BEIRUT — The Syrian government on Tuesday called on refugees to return, saying it has successfully cleared large areas of "terrorists."
The rare appeal reflects the government's growing confidence after more than seven years of war. While officials usually appeal to Syrians abroad to return during television appearances and interviews, this is the first formal appeal broadcast on official media.
Syrian government forces, with crucial support from Russia and Iran, recently retook large areas near the capital, Damascus, and are waging a new offensive in the south that U.N. officials say has displaced more than 270,000 people.

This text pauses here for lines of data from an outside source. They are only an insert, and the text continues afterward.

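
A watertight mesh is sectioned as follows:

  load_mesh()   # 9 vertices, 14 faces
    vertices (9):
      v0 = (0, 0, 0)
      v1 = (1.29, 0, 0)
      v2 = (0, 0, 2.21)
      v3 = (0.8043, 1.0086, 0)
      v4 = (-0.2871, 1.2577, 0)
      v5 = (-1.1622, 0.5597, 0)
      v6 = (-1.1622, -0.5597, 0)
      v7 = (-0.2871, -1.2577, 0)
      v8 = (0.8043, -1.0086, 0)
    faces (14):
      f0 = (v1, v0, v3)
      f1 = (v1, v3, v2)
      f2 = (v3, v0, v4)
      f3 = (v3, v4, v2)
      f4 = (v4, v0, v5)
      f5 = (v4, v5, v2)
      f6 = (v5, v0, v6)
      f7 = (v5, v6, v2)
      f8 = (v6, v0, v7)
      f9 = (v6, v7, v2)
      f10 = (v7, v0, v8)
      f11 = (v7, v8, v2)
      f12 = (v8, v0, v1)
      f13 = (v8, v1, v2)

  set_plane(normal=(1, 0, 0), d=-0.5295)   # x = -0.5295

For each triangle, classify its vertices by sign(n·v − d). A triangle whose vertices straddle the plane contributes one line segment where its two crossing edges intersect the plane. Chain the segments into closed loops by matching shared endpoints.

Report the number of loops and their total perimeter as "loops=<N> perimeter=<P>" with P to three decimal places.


loops=1 perimeter=5.539

Straddling triangles (6 of 14):
  (v4,v0,v5) [++-] → (-0.5295, 0.255, 0)–(-0.5295, 1.06436, 0)  len=0.8094
  (v4,v5,v2) [+-+] → (-0.5295, 1.06436, 0)–(-0.5295, 0.255, 1.20312)  len=1.4500
  (v5,v0,v6) [-+-] → (-0.5295, 0.255, 0)–(-0.5295, -0.255, 0)  len=0.5100
  (v5,v6,v2) [--+] → (-0.5295, -0.255, 1.20312)–(-0.5295, 0.255, 1.20312)  len=0.5100
  (v6,v0,v7) [-++] → (-0.5295, -0.255, 0)–(-0.5295, -1.06436, 0)  len=0.8094
  (v6,v7,v2) [-++] → (-0.5295, -1.06436, 0)–(-0.5295, -0.255, 1.20312)  len=1.4500

Chained into 1 loop(s):
  loop 1: 6 segments, perimeter = 5.5388
Total perimeter = 5.539


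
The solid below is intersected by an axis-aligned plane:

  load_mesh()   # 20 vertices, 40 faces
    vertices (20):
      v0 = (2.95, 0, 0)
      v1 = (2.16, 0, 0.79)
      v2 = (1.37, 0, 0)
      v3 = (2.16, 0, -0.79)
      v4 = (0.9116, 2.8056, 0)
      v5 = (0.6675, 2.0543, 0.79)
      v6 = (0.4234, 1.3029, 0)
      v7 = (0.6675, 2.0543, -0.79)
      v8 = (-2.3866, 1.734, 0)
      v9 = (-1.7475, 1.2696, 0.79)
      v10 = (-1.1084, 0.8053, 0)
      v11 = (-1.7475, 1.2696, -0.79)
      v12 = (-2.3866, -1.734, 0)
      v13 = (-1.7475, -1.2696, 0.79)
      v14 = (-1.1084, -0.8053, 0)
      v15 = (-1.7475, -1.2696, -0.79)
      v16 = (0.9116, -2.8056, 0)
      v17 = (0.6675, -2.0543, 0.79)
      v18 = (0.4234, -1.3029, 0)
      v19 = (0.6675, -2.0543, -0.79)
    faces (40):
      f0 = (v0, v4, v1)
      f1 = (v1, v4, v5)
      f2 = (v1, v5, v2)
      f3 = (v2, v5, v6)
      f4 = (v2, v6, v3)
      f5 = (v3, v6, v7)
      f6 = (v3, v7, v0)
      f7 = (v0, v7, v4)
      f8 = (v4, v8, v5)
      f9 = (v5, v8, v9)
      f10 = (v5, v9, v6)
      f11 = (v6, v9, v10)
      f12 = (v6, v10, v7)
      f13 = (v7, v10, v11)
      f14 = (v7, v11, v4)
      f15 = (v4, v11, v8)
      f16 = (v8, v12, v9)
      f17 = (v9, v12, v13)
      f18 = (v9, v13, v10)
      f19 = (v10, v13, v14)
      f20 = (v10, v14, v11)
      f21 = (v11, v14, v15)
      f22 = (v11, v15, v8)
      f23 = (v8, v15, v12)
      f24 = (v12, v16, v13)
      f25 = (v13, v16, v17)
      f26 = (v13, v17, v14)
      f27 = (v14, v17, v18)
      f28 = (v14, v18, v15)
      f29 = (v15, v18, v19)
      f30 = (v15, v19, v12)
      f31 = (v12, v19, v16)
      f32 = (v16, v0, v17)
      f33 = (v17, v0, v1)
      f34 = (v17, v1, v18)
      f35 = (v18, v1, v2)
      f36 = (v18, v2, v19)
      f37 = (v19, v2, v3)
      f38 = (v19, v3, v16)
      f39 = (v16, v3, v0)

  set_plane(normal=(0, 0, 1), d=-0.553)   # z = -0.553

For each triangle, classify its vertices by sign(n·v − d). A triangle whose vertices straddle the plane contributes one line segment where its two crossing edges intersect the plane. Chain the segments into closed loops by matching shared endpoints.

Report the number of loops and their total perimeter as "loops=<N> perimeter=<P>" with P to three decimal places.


loops=2 perimeter=25.392

Straddling triangles (20 of 40):
  (v2,v6,v3) [++-] → (1.63902, 0.39087, -0.553)–(1.923, 0, -0.553)  len=0.4831
  (v3,v6,v7) [-+-] → (1.63902, 0.39087, -0.553)–(0.59427, 1.82888, -0.553)  len=1.7775
  (v3,v7,v0) [--+] → (1.35225, 1.43801, -0.553)–(2.397, 0, -0.553)  len=1.7775
  (v0,v7,v4) [+-+] → (1.35225, 1.43801, -0.553)–(0.74073, 2.27969, -0.553)  len=1.0404
  (v6,v10,v7) [++-] → (0.13473, 1.6796, -0.553)–(0.59427, 1.82888, -0.553)  len=0.4832
  (v7,v10,v11) [-+-] → (0.13473, 1.6796, -0.553)–(-1.55577, 1.13031, -0.553)  len=1.7775
  (v7,v11,v4) [--+] → (-0.94977, 1.7304, -0.553)–(0.74073, 2.27969, -0.553)  len=1.7775
  (v4,v11,v8) [+-+] → (-0.94977, 1.7304, -0.553)–(-1.93923, 1.40892, -0.553)  len=1.0404
  (v10,v14,v11) [++-] → (-1.55577, 0.64713, -0.553)–(-1.55577, 1.13031, -0.553)  len=0.4832
  (v11,v14,v15) [-+-] → (-1.55577, 0.64713, -0.553)–(-1.55577, -1.13031, -0.553)  len=1.7774
  (v11,v15,v8) [--+] → (-1.93923, -0.36852, -0.553)–(-1.93923, 1.40892, -0.553)  len=1.7774
  (v8,v15,v12) [+-+] → (-1.93923, -0.36852, -0.553)–(-1.93923, -1.40892, -0.553)  len=1.0404
  (v14,v18,v15) [++-] → (-1.09623, -1.27959, -0.553)–(-1.55577, -1.13031, -0.553)  len=0.4832
  (v15,v18,v19) [-+-] → (-1.09623, -1.27959, -0.553)–(0.59427, -1.82888, -0.553)  len=1.7775
  (v15,v19,v12) [--+] → (-0.24873, -1.95821, -0.553)–(-1.93923, -1.40892, -0.553)  len=1.7775
  (v12,v19,v16) [+-+] → (-0.24873, -1.95821, -0.553)–(0.74073, -2.27969, -0.553)  len=1.0404
  (v18,v2,v19) [++-] → (0.87825, -1.43801, -0.553)–(0.59427, -1.82888, -0.553)  len=0.4831
  (v19,v2,v3) [-+-] → (0.87825, -1.43801, -0.553)–(1.923, 0, -0.553)  len=1.7775
  (v19,v3,v16) [--+] → (1.78548, -0.84168, -0.553)–(0.74073, -2.27969, -0.553)  len=1.7775
  (v16,v3,v0) [+-+] → (1.78548, -0.84168, -0.553)–(2.397, 0, -0.553)  len=1.0404

Chained into 2 loop(s):
  loop 1: 10 segments, perimeter = 11.3032
  loop 2: 10 segments, perimeter = 14.0893
Total perimeter = 25.392


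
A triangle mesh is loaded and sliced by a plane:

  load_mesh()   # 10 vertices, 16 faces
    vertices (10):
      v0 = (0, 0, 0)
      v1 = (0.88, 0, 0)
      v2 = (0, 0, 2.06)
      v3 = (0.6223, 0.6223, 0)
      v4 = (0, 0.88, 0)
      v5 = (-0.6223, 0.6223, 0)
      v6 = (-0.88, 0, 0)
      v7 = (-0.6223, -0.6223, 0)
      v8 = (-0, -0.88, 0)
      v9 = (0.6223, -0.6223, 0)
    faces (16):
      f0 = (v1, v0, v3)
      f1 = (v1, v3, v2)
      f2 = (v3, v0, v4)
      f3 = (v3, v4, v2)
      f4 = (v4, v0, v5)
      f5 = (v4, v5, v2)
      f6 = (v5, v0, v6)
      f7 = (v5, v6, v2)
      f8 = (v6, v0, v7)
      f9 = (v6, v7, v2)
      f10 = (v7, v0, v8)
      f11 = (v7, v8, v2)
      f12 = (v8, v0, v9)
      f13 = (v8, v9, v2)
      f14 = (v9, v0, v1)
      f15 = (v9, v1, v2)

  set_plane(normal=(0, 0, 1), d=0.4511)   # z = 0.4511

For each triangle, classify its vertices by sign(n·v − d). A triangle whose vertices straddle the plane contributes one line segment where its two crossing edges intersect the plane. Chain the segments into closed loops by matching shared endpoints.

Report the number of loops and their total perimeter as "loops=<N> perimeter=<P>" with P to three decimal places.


Straddling triangles (8 of 16):
  (v1,v3,v2) [--+] → (0.486028, 0.486028, 0.4511)–(0.687297, 0, 0.4511)  len=0.5261
  (v3,v4,v2) [--+] → (0, 0.687297, 0.4511)–(0.486028, 0.486028, 0.4511)  len=0.5261
  (v4,v5,v2) [--+] → (-0.486028, 0.486028, 0.4511)–(0, 0.687297, 0.4511)  len=0.5261
  (v5,v6,v2) [--+] → (-0.687297, 0, 0.4511)–(-0.486028, 0.486028, 0.4511)  len=0.5261
  (v6,v7,v2) [--+] → (-0.486028, -0.486028, 0.4511)–(-0.687297, 0, 0.4511)  len=0.5261
  (v7,v8,v2) [--+] → (0, -0.687297, 0.4511)–(-0.486028, -0.486028, 0.4511)  len=0.5261
  (v8,v9,v2) [--+] → (0.486028, -0.486028, 0.4511)–(0, -0.687297, 0.4511)  len=0.5261
  (v9,v1,v2) [--+] → (0.687297, 0, 0.4511)–(0.486028, -0.486028, 0.4511)  len=0.5261

Chained into 1 loop(s):
  loop 1: 8 segments, perimeter = 4.2084
Total perimeter = 4.208

loops=1 perimeter=4.208


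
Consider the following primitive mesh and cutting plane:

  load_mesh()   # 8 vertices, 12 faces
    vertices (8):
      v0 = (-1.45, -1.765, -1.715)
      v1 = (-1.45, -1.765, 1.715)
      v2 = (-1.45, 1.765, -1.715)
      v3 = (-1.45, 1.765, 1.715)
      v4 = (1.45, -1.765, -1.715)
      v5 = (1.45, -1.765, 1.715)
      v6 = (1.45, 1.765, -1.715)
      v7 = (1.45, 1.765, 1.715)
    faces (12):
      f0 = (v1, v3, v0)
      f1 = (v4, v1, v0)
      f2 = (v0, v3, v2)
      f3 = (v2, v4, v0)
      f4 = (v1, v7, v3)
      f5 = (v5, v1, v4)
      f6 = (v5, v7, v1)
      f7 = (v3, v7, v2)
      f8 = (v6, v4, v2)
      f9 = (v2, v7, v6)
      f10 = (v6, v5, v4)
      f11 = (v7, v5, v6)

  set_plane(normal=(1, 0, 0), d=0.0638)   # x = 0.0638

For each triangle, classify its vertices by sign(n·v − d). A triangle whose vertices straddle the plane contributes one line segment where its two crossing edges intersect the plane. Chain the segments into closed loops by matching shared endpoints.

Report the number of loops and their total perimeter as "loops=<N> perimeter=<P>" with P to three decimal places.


Straddling triangles (8 of 12):
  (v4,v1,v0) [+--] → (0.0638, -1.765, -0.07546)–(0.0638, -1.765, -1.715)  len=1.6395
  (v2,v4,v0) [-+-] → (0.0638, -0.07766, -1.715)–(0.0638, -1.765, -1.715)  len=1.6873
  (v1,v7,v3) [-+-] → (0.0638, 0.07766, 1.715)–(0.0638, 1.765, 1.715)  len=1.6873
  (v5,v1,v4) [+-+] → (0.0638, -1.765, 1.715)–(0.0638, -1.765, -0.07546)  len=1.7905
  (v5,v7,v1) [++-] → (0.0638, 0.07766, 1.715)–(0.0638, -1.765, 1.715)  len=1.8427
  (v3,v7,v2) [-+-] → (0.0638, 1.765, 1.715)–(0.0638, 1.765, 0.07546)  len=1.6395
  (v6,v4,v2) [++-] → (0.0638, -0.07766, -1.715)–(0.0638, 1.765, -1.715)  len=1.8427
  (v2,v7,v6) [-++] → (0.0638, 1.765, 0.07546)–(0.0638, 1.765, -1.715)  len=1.7905

Chained into 1 loop(s):
  loop 1: 8 segments, perimeter = 13.9200
Total perimeter = 13.920

loops=1 perimeter=13.920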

The U.N. Security Council scheduled closed consultations for Thursday on the offensive and rapidly deteriorating humanitarian situation in the southwest at the request of Sweden and Kuwait.
The government currently controls over 61 percent of Syria, compared to early 2017, when it held just 17 percent, according to the Britain-based Syrian Observatory for Human Rights, which closely monitors the conflict.
The government refers to all rebels as "terrorists."
Over 5.6 million Syrians have fled the country. The Foreign Ministry says many internally displaced have already returned home, urging refugees to do same.
Many Syrians are unable to return because their homes were destroyed in the fighting, or because they fear military conscription or retribution from government forces.
Also on Tuesday, a senior U.N. official visited a Palestinian refugee camp in Damascus that government forces recaptured in May. The Yarmouk camp, a built-up residential area once home to tens of thousands of Palestinians and Syrians, was held by Islamic State group and other insurgents for years, and saw heavy fighting.
"The scale of the destruction in Yarmouk compares to very little else that I have seen in many years of humanitarian work in conflict zones," said Pierre Krahenbuhl, the commissioner-general of the U.N. agency for Palestinian refugees.
The camp, once home to 160,000 Palestinian refugees, now lies in ruins. Krahenbuhl, on a three-day visit, also met with displaced Palestinian refugees in areas around Damascus. They expressed "anxieties" about the prospects of their return and reconstruction, he said.
Krahenbuhl said U.S. funding cuts had created "the largest ever funding shortfall in UNRWA's history." The agency has a deficit of $446 million, he said, and has since mobilized to raise $200 million through other donors. He said the priority is to keep schools around Syria open for Palestinian refugees.
UNRWA provides basic services to Palestinian refugees from what is now Israel and their descendants, who now number around 5 million and are scattered across the Palestinian territories, Lebanon, Syria and Jordan.